7. Listen to your little one
Whatever ideals you had pre-parent, throw them out the window. Whether it was no-tv or feeding your toddler quinoa 3 times a day, you may find your ideals aren’t what your kid wants (and I don’t just mean chocolate for breakfast!). He hasn’t read the manuals/watched the YouTube videos to say he likes a certain way of life, or a certain parenting theory, so just play with all of them. I read every book under the sun but I never found one that suited Lily, however by dabbling in different theories, (and alot of tears from both sides!) I have found different methods of keeping her happy.
So what if they’re not weaned at 5 months, crawling, walking by 1, talking or dancing around when they “should be”? It’s often the internet putting pressure on us to think this way – yours will when he/she is ready.
She loved being carried in the sling but also is happy on long walks in the pram. (Yes, I’ve been shunned for owning a pram before…. But how else do you carry their stuff 😂?!) She loved chewing on foods herself when weaning, but also was still on purees past 1 year. I never produced breastmilk and was reduced to tears that I couldn’t breastfeed her, but after 2 years on formula, she is still as healthy as her peers who were fed in all different ways (I also know amazing breastfeeding mamas who have received abuse too for not using a bottle…you can’t win!) . She loves watching rubbish on CBeebies, but still loves exploring the outdoors and going on adventures, as well as reading stories and colouring. She’s only just started regularly sleeping through the night…at age 2!

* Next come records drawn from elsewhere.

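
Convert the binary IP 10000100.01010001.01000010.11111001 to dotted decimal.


10000100 = 132
01010001 = 81
01000010 = 66
11111001 = 249
IP: 132.81.66.249


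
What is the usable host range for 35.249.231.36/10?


Network: 35.192.0.0
Broadcast: 35.255.255.255
First usable = network + 1
Last usable = broadcast - 1
Range: 35.192.0.1 to 35.255.255.254


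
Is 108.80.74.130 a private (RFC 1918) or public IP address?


RFC 1918 private ranges:
  10.0.0.0/8 (10.0.0.0 - 10.255.255.255)
  172.16.0.0/12 (172.16.0.0 - 172.31.255.255)
  192.168.0.0/16 (192.168.0.0 - 192.168.255.255)
Public (not in any RFC 1918 range)


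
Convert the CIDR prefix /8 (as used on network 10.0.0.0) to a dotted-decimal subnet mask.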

8. So my advice is just to be careful. The online world is an incredible thing- it can help us relax as new mums, learn different ways of parenting, connect with people going through the same thing, and help us know what to expect. It can help give us guidance, alternative coping strategies, remind us about the real world, and give us some amazing resources to support us through parenting – from access to support groups, through to free craft activities.
9. But don’t believe everything you read, as every child is different. What works for one family isn’t going to work for yours too. Yes, what you read may scare you, upset you, or even make you laugh, but as a parent you know your child best.
10. And finally, ignore anyone who judges you. Parenting can bring you to tears, through frustration, loneliness, exhaustion and desperation at times, so going online can sometimes be your only hope when you most need it. But there are haters out there who are always going to hate. As long as you love your child, that is all that matters, no matter what.